AMAÇ: Demagoji yaparak, Allah ve doğru diye bir şey olmadığını yerleştirmek. Hiçbir şeyi açık, net veya kesin konuşmadan ucu açık yanıt verilmemiştir ki isteyen istediği sonucu çıkarsın ve keyfi yaşasın.

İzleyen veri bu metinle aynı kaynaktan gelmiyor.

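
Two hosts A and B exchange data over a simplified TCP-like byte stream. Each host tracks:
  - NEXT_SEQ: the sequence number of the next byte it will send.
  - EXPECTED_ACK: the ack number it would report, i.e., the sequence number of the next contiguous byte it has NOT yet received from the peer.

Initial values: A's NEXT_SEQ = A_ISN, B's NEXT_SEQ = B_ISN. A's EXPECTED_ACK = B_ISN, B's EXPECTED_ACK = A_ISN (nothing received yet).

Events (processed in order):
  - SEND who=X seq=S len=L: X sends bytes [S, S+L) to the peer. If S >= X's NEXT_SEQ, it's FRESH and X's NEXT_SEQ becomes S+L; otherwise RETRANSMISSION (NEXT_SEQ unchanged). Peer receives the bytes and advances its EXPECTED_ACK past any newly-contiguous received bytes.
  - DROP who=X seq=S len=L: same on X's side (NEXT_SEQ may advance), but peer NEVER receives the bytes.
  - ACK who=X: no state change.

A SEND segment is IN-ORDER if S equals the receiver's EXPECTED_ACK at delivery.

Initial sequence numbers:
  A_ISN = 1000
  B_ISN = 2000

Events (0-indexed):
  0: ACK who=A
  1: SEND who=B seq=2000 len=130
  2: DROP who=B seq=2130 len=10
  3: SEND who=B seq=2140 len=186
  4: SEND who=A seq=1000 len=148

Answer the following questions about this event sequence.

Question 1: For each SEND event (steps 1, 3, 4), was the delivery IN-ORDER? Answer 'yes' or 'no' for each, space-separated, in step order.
Step 1: SEND seq=2000 -> in-order
Step 3: SEND seq=2140 -> out-of-order
Step 4: SEND seq=1000 -> in-order

Answer: yes no yes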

YÖNTEM: Düşünce ve inançlara karşı saygısız, alaycı. s.2/66,69

HEDEF: Doğallık adı altında keyfi(duygulara göre) bir yaşamı egemen kılmak s.1/23,55 Dürüstlük adına(s.1/159) dürüstlük sıfır. s.1/97 Uyuşmuş, hipnotize edilmiş ve uyuşturulmuş beyinler oluşturmak. s.1/116 Cennet de, Dünya da geçicidir ama sen değilsin. s.1/140 Tek dünya devleti. s.2/168

CEVABI YANITSIZ SORULAR: Sınır tanımayan bir anlayış. Yalan söylemek kötü veya yanlış mıdır? Cinayet, hırsızlık ve fuhşa karşı tavır belirsiz. (Hiçbir görevin yok. Sınırlamalar, engeller, rehberler ve kurallar da yok. s.1/160 2/147) (Yüksek anlayış diyerek sınırlama getiriyor(çelişki). s.2/162

DİN: Dinin adı spirituüalizm s.1/162-163 2/103,124,232 Spiritüelliğe dönün, dinleri unutun. s.2/274 (Spirütelleri incelemeye alın: Büyük çoğunluğunun sahip olduğu paradigma; falcılık, büyücülük, tarot falları, kumarhanecilik, fetiş ve totem tapıncakları(putları), lafta kalan dürüstlük, masabaşı sohbetler, temelsiz sloganlardır. Yüzeysel, çapsız ve derinliksiz bir bilinç düzeyi. İşleri, çevresindeki insanların sağlam temellerini oymak ve temelsiz binanın üzerini dekore etmek. Maddeciler(materyalistler), duyguları devre dışı bırakırken, Ruhçular veya idealistler, aklı ve mantığı devre dışı bırakmaktadırlar. Daha doğrusu biri odak noktası olarak aklı, diğeri duyguları görmektedir. Oysa bunları birbirinden ayırt etmek olanaksızdır. Çünkü insan, bedeni ve bilinciyle yaşar. İkisi de göz ardı edilemez. Ruhçular da maddeciler de ilkesizdir, sınır tanımazlar. Sınır olmayınca hak hukuk da olmaz. Sınırların olmadığı yerde imparatorlar ve krallar vardır. Ağzı iyi laf yapan, gücü ve karizması olanlar tartışılmaz otoritedirler. Onların her sözü bağlayıcıdır.)

 

Aşağıda bu kitaptan bazı anlayış kırıntıları ve alıntılar verilmiştir:

UYUŞTURUCU

Ölüm anında en büyük hazzı, huzuru ve sevgiyi hissedersiniz. s.2/55 1/116,140 (Öyleyse ölümden uzaklaşma yerine, ölmek için uğraş verin(!)???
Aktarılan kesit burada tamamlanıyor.